Em “A Laranja Mecânica” de Stanley Kubrick há uma cena perturbante em que um gang de jovens, os “droogs” liderados por Alex, o protagonista da história, decide arrombar a casa de um escritor e a sua mulher, cometendo atos de extrema violência contra o casal. É perturbante pela forma como expõe a alegria malévola do gang, que decide violar a mulher enquanto Alex dança e canta Singin’ in the Rain.
O filme é hoje considerado uma obra-prima, e foi baseado na obra literária de Anthony Burgess, uma sátira distópica que retrata uma sociedade futurista, onde jovens sociopatas e delinquentes se entregam a uma cultura de extrema violência. Há uma dimensão de espetáculo amoral e estridente subjacente aos horrores, que causa repulsa no leitor. Alex acaba por ser preso e sujeito a uma experiência pavloviana perversa, que o submete a uma reeducação extrema, tornando-o incapaz de voltar a cometer atos de maldade.
Tenho-me recordado muito da obra de Burgess por estes dias, ao sermos confrontados atualmente com a cultura da masculinidade tóxica e misógina que celebra a supremacia masculina e a violência contra mulheres. De certa forma, a nossa sociedade está a ser infetada pelos “droogs” de Burgess e alastra na Internet, influenciando muitos jovens que querem pertencer a esta cultura.
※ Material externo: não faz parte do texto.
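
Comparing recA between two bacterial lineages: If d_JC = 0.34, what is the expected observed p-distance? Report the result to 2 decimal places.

p = (3/4)(1 − e^(−4d/3)) = 0.75 × (1 − e^(-0.453333)) = 0.75 × (1 − 0.635506) = 0.273371.

0.27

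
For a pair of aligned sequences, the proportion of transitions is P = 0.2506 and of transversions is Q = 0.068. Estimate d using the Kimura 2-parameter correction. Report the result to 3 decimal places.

Under the Kimura two-parameter model, d = −½ ln(1 − 2P − Q) − ¼ ln(1 − 2Q).
1 − 2P − Q = 0.4308, giving −½ ln(0.4308) = 0.421056.
1 − 2Q = 0.864, giving −¼ ln(0.864) = 0.036546.
d = 0.421056 + 0.036546 = 0.457602.

0.458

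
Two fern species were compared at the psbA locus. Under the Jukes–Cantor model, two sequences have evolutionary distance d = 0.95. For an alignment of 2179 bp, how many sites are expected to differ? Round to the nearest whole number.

Invert JC69: p = (3/4)(1 − e^(−4d/3)) = 0.75 × (1 − e^(-1.266667)) = 0.75 × (1 − 0.281769) = 0.538673.
Expected differing sites = pL ≈ 0.538673 × 2179 = 1173.768467 ≈ 1174.

1174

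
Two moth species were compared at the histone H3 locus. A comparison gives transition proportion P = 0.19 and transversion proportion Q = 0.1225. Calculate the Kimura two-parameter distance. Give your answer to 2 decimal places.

0.42

Under the Kimura two-parameter model, d = −½ ln(1 − 2P − Q) − ¼ ln(1 − 2Q).
1 − 2P − Q = 0.4975, giving −½ ln(0.4975) = 0.349080.
1 − 2Q = 0.755, giving −¼ ln(0.755) = 0.070259.
d = 0.349080 + 0.070259 = 0.419339.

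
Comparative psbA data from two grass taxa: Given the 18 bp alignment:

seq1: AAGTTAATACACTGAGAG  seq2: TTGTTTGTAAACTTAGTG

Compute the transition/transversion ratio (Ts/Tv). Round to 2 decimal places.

Transitions are A↔G and C↔T; transversions are all other mismatches.
Transitions: 1. Transversions: 6.
R = 1/6 = 0.166666… ≈ 0.17 (to 2 d.p.).

0.17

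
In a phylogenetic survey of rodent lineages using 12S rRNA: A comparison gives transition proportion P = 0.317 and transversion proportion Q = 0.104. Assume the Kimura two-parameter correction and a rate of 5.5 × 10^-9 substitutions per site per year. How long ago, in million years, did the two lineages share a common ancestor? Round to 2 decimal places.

66.18

Under the Kimura two-parameter model, d = −½ ln(1 − 2P − Q) − ¼ ln(1 − 2Q).
1 − 2P − Q = 0.262, giving −½ ln(0.262) = 0.669705.
1 − 2Q = 0.792, giving −¼ ln(0.792) = 0.058298.
d = 0.669705 + 0.058298 = 0.728003.
Under a molecular clock d = 2μt, so t = d/(2μ) = 0.728003 / (2 × 5.5 × 10^-9) = 66.18 million years.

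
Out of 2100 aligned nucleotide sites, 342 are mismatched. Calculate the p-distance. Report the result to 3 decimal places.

p = 342/2100 = 0.162857… ≈ 0.163 (to 3 d.p.).

0.163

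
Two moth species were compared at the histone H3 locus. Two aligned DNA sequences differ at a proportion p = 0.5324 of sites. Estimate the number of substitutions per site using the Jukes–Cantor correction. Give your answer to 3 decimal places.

0.928

d = −(3/4) ln(1 − 4p/3) = −0.75 ln(1 − 0.709867) = −0.75 ln(0.290133)
  = −0.75 × (-1.237416) = 0.928062 substitutions/site.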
Este fenómeno não pode ser desligado de um contexto em que assistimos um alarmante ressurgimento de movimentos da extrema-direita que procuram intimidar, ameaçar e agredir. São movimentos que reagem não só contra a defesa dos direitos das minorias e igualdade de género, mas contra a cultura, contra a diversidade, contra a inclusão, contra tudo é considerado uma ameaça existencial à sua ideologia de supremacia. Já não falamos apenas de conservadores convencionais, mas de uma bolha provocadora de tech-bros, podcasters e ideólogos que se veem como a única alternativa.
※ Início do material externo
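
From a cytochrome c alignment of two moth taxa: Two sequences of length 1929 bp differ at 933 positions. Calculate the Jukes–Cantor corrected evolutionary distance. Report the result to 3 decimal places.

0.777

p = 933/1929 ≈ 0.48367.
d = −(3/4) ln(1 − 4p/3) = −0.75 ln(1 − 0.644893) = −0.75 ln(0.355107)
  = −0.75 × (-1.035336) = 0.776502 substitutions/site.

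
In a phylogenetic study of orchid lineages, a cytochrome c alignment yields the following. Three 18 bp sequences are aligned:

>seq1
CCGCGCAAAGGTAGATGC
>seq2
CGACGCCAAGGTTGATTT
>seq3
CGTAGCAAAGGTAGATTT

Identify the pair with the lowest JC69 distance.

seq1–seq2: 6/18 differ, p = 0.333, d = 0.441.
seq1–seq3: 5/18 differ, p = 0.278, d = 0.347.
seq2–seq3: 4/18 differ, p = 0.222, d = 0.264.
The smallest distance is between seq2 and seq3.

seq2 and seq3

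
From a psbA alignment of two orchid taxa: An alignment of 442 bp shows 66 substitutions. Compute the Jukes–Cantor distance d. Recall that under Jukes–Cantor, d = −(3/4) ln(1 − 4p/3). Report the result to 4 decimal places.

p = 66/442 ≈ 0.149321.
d = −(3/4) ln(1 − 4p/3) = −0.75 ln(1 − 0.199095) = −0.75 ln(0.800905)
  = −0.75 × (-0.222013) = 0.166510 substitutions/site.

0.1665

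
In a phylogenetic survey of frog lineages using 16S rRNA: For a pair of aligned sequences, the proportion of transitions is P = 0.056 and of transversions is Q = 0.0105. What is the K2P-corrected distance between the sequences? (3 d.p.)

0.071

Under the Kimura two-parameter model, d = −½ ln(1 − 2P − Q) − ¼ ln(1 − 2Q).
1 − 2P − Q = 0.8775, giving −½ ln(0.8775) = 0.065339.
1 − 2Q = 0.979, giving −¼ ln(0.979) = 0.005306.
d = 0.065339 + 0.005306 = 0.070645.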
É inegável que há um aumento de ações intimidatórias e violentas levadas a cabo por grupos de extrema-direita em Portugal. O ato de agredir e incitar ódio ou violência contra o outro, com motivações machistas, racistas ou xenófobas, é talvez uma das maiores crises desta geração e deveria gerar alarme social. É urgente reconhecer o perigo que estes grupos representam, e que não se trata de uma questão que se limita à liberdade de expressão. É a própria liberdade dos cidadãos que está em causa ao ser ameaçada pelo ódio e violência. Não deixemos que a sátira distópica de Burgess se transforme na nova normalidade.